A woman is devastated after giving up her beloved dog for a better home - only to learn it was euthanised hours later.

Wellington residents Kathryn and Dan Cretney adopted female rottweiler Gem, 15 months, from Furever Homes.

They enlisted help from trainers, a qualified behaviourist, and took the animal to obedience classes to get what they described as Gem's "nervous behaviour" under control.

They also took the animal to a dog group three days a week to help it socialise.

Advertisement

But in March, they decided Gem might benefit with more experienced owners who had more time and could manage it better. Gem was also being bullied by their other dog, Ace.

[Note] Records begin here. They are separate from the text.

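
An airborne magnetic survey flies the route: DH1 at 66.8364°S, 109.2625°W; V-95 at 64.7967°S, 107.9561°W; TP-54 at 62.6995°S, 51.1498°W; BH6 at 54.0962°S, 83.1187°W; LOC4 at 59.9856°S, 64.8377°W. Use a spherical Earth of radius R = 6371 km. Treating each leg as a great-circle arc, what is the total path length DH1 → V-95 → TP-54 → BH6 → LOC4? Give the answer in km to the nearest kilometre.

DH1→V-95: c = 0.036802 rad, d = 234.47 km
V-95→TP-54: c = 0.425224 rad, d = 2709.10 km
TP-54→BH6: c = 0.324046 rad, d = 2064.50 km
BH6→LOC4: c = 0.200753 rad, d = 1278.99 km
Total = 234.47 + 2709.10 + 2064.50 + 1278.99 = 6287.06 km

6287 km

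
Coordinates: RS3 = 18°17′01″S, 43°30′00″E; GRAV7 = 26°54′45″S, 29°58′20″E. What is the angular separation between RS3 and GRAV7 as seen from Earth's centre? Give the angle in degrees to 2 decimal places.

15.16°

RS3: φ = -18.28361°, λ = +43.50000°
GRAV7: φ = -26.91250°, λ = +29.97222°
Δφ = -8.6289°,  Δλ = -13.5278°
a = sin²(Δφ/2) + cos φ₁ cos φ₂ sin²(Δλ/2) = 0.017404
c = 2·arcsin(√a) = 0.264623 rad = 15.1618°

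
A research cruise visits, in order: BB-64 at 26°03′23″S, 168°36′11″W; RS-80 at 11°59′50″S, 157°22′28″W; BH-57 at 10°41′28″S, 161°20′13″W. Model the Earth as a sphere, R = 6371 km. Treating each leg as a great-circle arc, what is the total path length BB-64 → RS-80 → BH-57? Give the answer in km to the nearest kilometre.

2412 km

BB-64: φ = -26.05639°, λ = -168.60306°
RS-80: φ = -11.99722°, λ = -157.37444°
BH-57: φ = -10.69111°, λ = -161.33694°
BB-64→RS-80: c = 0.307066 rad, d = 1956.32 km
RS-80→BH-57: c = 0.071535 rad, d = 455.75 km
Total = 1956.32 + 455.75 = 2412.06 km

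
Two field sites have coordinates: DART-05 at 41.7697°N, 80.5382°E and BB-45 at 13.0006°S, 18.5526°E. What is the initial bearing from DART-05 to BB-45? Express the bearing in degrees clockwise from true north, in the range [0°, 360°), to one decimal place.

Δλ = -61.9856°
y = sin Δλ · cos φ₂ = -0.860201
x = cos φ₁ sin φ₂ − sin φ₁ cos φ₂ cos Δλ = -0.472643
θ = atan2(y, x) = -118.7869° → 241.2131° (mod 360°)

241.2°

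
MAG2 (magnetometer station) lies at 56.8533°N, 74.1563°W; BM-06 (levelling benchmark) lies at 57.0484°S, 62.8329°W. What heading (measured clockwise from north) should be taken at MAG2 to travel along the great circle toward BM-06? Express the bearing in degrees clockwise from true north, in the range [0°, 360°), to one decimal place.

173.3°

Δλ = 11.3234°
y = sin Δλ · cos φ₂ = 0.106799
x = cos φ₁ sin φ₂ − sin φ₁ cos φ₂ cos Δλ = -0.905377
θ = atan2(y, x) = 173.2724° → 173.2724° (mod 360°)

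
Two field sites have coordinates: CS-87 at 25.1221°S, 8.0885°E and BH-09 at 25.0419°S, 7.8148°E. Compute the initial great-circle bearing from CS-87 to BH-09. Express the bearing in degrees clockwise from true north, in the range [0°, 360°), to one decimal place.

287.9°

Δλ = -0.2737°
y = sin Δλ · cos φ₂ = -0.004328
x = cos φ₁ sin φ₂ − sin φ₁ cos φ₂ cos Δλ = 0.001395
θ = atan2(y, x) = -72.1301° → 287.8699° (mod 360°)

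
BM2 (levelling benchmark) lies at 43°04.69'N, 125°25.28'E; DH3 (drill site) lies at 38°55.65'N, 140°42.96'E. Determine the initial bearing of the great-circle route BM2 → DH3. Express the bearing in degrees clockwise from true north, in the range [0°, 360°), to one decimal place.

104.6°

BM2: φ = +43.07817°, λ = +125.42133°
DH3: φ = +38.92750°, λ = +140.71600°
Δλ = 15.2947°
y = sin Δλ · cos φ₂ = 0.205208
x = cos φ₁ sin φ₂ − sin φ₁ cos φ₂ cos Δλ = -0.053561
θ = atan2(y, x) = 104.6283° → 104.6283° (mod 360°)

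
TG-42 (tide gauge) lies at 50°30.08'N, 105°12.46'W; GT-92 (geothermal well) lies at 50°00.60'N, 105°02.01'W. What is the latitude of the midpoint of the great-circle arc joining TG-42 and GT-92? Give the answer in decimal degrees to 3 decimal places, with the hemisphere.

50.256°N

TG-42: φ = +50.50133°, λ = -105.20767°
GT-92: φ = +50.01000°, λ = -105.03350°
Bx = cos φ₂ cos Δλ = 0.642651,  By = cos φ₂ sin Δλ = 0.001954
φₘ = atan2(sin φ₁ + sin φ₂, √((cos φ₁ + Bx)² + By²)) = 50.25570°
λₘ = λ₁ + atan2(By, cos φ₁ + Bx) = -105.12013°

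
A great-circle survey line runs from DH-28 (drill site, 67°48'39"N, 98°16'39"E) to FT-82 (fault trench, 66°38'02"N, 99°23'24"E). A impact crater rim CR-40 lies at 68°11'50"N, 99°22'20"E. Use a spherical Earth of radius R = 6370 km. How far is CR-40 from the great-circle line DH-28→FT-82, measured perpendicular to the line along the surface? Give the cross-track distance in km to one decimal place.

57.6 km

DH-28: φ = +67.81083°, λ = +98.27750°
FT-82: φ = +66.63389°, λ = +99.39000°
CR-40: φ = +68.19722°, λ = +99.37222°
δ₁₃ = central angle DH-28→CR-40 = 0.009833 rad  (haversine)
θ₁₃ = bearing DH-28→CR-40 = 46.193°,  θ₁₂ = bearing DH-28→FT-82 = 159.386°
dₓₜ = R·arcsin(sin δ₁₃ · sin(θ₁₃ − θ₁₂)) = 6370·arcsin(0.00983·sin(-113.193°)) = -57.573 km
|dₓₜ| = 57.573 km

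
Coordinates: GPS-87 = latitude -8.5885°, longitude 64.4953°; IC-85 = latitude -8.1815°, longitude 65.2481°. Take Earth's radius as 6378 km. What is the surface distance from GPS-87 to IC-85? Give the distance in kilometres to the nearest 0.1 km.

94.5 km

Δφ = 0.4070°,  Δλ = 0.7528°
a = sin²(Δφ/2) + cos φ₁ cos φ₂ sin²(Δλ/2) = 0.000055
c = 2·arcsin(√a) = 0.014813 rad = 0.8487°
d = R·c = 6378 × 0.014813 = 94.5 km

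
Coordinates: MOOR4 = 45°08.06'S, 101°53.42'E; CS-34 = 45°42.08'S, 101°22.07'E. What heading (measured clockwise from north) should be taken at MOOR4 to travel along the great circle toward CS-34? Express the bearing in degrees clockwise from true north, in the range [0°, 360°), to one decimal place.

MOOR4: φ = -45.13433°, λ = +101.89033°
CS-34: φ = -45.70133°, λ = +101.36783°
Δλ = -0.5225°
y = sin Δλ · cos φ₂ = -0.006369
x = cos φ₁ sin φ₂ − sin φ₁ cos φ₂ cos Δλ = -0.009916
θ = atan2(y, x) = -147.2893° → 212.7107° (mod 360°)

212.7°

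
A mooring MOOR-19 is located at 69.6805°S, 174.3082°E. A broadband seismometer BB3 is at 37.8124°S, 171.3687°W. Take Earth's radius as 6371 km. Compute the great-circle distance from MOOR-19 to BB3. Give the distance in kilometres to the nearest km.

3645 km

Δφ = 31.8681°,  Δλ = 14.3231°
a = sin²(Δφ/2) + cos φ₁ cos φ₂ sin²(Δλ/2) = 0.079631
c = 2·arcsin(√a) = 0.572151 rad = 32.7818°
d = R·c = 6371 × 0.572151 = 3645.2 km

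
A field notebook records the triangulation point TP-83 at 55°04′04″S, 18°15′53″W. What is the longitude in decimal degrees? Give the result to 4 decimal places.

18° + 15′/60 + 53″/3600 = 18 + 0.25000 + 0.01472 = 18.2647°

18.2647°W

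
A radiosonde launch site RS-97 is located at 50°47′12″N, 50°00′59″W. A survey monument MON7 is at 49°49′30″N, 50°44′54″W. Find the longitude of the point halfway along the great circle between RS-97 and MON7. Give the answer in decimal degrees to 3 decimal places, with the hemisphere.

RS-97: φ = +50.78667°, λ = -50.01639°
MON7: φ = +49.82500°, λ = -50.74833°
Bx = cos φ₂ cos Δλ = 0.645072,  By = cos φ₂ sin Δλ = -0.008241
φₘ = atan2(sin φ₁ + sin φ₂, √((cos φ₁ + Bx)² + By²)) = 50.30641°
λₘ = λ₁ + atan2(By, cos φ₁ + Bx) = -50.38606°

50.386°W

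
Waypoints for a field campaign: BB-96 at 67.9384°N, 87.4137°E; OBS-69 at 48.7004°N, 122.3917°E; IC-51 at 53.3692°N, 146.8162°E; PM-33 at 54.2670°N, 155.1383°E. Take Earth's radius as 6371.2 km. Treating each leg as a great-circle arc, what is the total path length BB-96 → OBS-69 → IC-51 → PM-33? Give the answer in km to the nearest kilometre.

5213 km

BB-96→OBS-69: c = 0.452445 rad, d = 2882.62 km
OBS-69→IC-51: c = 0.278604 rad, d = 1775.04 km
IC-51→PM-33: c = 0.087113 rad, d = 555.02 km
Total = 2882.62 + 1775.04 + 555.02 = 5212.67 km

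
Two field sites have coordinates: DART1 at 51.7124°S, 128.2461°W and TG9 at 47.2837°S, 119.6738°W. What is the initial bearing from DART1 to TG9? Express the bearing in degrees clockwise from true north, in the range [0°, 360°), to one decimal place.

Δλ = 8.5723°
y = sin Δλ · cos φ₂ = 0.101116
x = cos φ₁ sin φ₂ − sin φ₁ cos φ₂ cos Δλ = 0.071270
θ = atan2(y, x) = 54.8224° → 54.8224° (mod 360°)

54.8°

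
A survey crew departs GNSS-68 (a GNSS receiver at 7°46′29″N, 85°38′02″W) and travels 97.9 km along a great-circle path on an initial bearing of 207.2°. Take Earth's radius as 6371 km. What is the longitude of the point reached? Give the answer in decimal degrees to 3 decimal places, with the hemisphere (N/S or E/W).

GNSS-68: φ = +7.77472°, λ = -85.63389°
δ = d/R = 97.9/6371 = 0.015367 rad
φ₂ = arcsin(sin φ₁ cos δ + cos φ₁ sin δ cos θ)
   = arcsin(0.13528·0.99988 + 0.99081·0.01537·-0.88942) = 6.99146°
λ₂ = λ₁ + atan2(sin θ sin δ cos φ₁, cos δ − sin φ₁ sin φ₂) = -86.03934°

86.039°W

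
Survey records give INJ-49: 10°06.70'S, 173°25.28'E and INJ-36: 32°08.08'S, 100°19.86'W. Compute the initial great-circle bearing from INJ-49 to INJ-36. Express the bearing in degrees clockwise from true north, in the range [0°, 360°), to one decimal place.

121.3°

INJ-49: φ = -10.11167°, λ = +173.42133°
INJ-36: φ = -32.13467°, λ = -100.33100°
Δλ = 86.2477°
y = sin Δλ · cos φ₂ = 0.844985
x = cos φ₁ sin φ₂ − sin φ₁ cos φ₂ cos Δλ = -0.513920
θ = atan2(y, x) = 121.3080° → 121.3080° (mod 360°)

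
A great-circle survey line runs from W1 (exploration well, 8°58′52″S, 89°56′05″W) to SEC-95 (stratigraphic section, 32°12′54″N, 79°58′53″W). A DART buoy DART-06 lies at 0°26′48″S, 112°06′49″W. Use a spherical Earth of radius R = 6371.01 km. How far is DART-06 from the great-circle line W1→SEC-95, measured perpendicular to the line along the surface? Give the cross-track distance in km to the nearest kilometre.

W1: φ = -8.98111°, λ = -89.93472°
SEC-95: φ = +32.21500°, λ = -79.98139°
DART-06: φ = -0.44667°, λ = -112.11361°
δ₁₃ = central angle W1→DART-06 = 0.413187 rad  (haversine)
θ₁₃ = bearing W1→DART-06 = 289.928°,  θ₁₂ = bearing W1→SEC-95 = 12.555°
dₓₜ = R·arcsin(sin δ₁₃ · sin(θ₁₃ − θ₁₂)) = 6371.01·arcsin(0.40153·sin(277.373°)) = -2609.343 km
|dₓₜ| = 2609.343 km

2609 km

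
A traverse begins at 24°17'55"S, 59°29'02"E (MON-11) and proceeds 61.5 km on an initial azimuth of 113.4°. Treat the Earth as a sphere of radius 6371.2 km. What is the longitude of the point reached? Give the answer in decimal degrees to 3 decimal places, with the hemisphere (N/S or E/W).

MON-11: φ = -24.29861°, λ = +59.48389°
δ = d/R = 61.5/6371.2 = 0.009653 rad
φ₂ = arcsin(sin φ₁ cos δ + cos φ₁ sin δ cos θ)
   = arcsin(-0.41149·0.99995 + 0.91141·0.00965·-0.39715) = -24.51724°
λ₂ = λ₁ + atan2(sin θ sin δ cos φ₁, cos δ − sin φ₁ sin φ₂) = 60.04177°

60.042°E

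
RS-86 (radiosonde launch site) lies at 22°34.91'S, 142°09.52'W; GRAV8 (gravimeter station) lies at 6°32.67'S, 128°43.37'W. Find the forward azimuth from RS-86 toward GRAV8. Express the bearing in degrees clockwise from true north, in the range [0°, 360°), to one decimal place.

RS-86: φ = -22.58183°, λ = -142.15867°
GRAV8: φ = -6.54450°, λ = -128.72283°
Δλ = 13.4358°
y = sin Δλ · cos φ₂ = 0.230842
x = cos φ₁ sin φ₂ − sin φ₁ cos φ₂ cos Δλ = 0.265822
θ = atan2(y, x) = 40.9713° → 40.9713° (mod 360°)

41.0°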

Kathryn Credney is devastated her dog Gem was euthanised without her knowledge. Photo / Supplied
Kathryn Credney is devastated her dog Gem was euthanised without her knowledge. Photo / Supplied

"She was fine, she was just nervous all she just needed was time and better management and I thought they would be experts and do it better than us," Kathryn Cretney said.

Furever Homes helped her find a new owner in the South Island. The couple travelled across to Picton last Tuesday to hand Gem over to the woman, who had driven up from Fairlie in Canterbury.

Cretney said she was open about Gem's issues and provided Furever Homes with three pages of details about the animal, including how eye contact made her nervous.

However when Gem first met her new owner, she lunged and snapped at her. Cretney said she asked her if she was still okay with it and the woman said she was.

But six hours later, Cretney received a text from the woman saying the dog had attacked her again and she had left it with Furever Homes in Nelson.

Cretney called Furever Homes and was called back that night and told Gem had been put down.

Cretney said she would have taken Gem back if it didn't work out.

But the new owner, who did not want to be named, told the Herald she felt unsafe in the dog's presence after it lunged at her and hit her in the face with its muzzle twice, leaving her with a bruised cheek. She said the dog kept growling at her and baring its teeth.

Furever Homes arranged for her to take Gem to an assessor in Nelson and she also lunged at her face.

"I was fearing for my limbs," the woman said.

"I didn't feel safe."

Furever Homes spokesman Simon Claver said they assessed the dog and decided it could not be rehabilitated so it was euthanised.

"While in Furever Homes care it has actually bitten a male and it was so aggressive in the car on the way home to Fairlie that it was felt the young lady couldn't continue to drive the dog ... So it was decided the only fair thing to do to the dog and the people concerned was to have the poor animal put down."

Claver said euthanasia was the agency's last resort.

"It's only done when there is nothing else that can be done and everything has been tried. Or it is a safety situation with people being around and you can't have vicious animals all over the place."

He said Cretney had sent 50 to 60 texts to Furever Homes' chairperson. However Cretney said she was trying to get answers and was waiting for an apology.

The Barking Lot dog trainer Lewis Nicholls said he had observed Gem on an open field and never saw her act aggressively.

"She was nervous like a lot of rescues, but she didn't show any signs she would be dangerous for example. I didn't see anything that would concern me - management and training was required, obviously."

Nicholls, who had known Gem since Cretney got her, said he had never seen the dog lunge or growl at anyone.

"I think what has happened is a massive misunderstanding and the issue with a lot of rescues is they love dogs ... they may not necessarily be up to date with knowledge."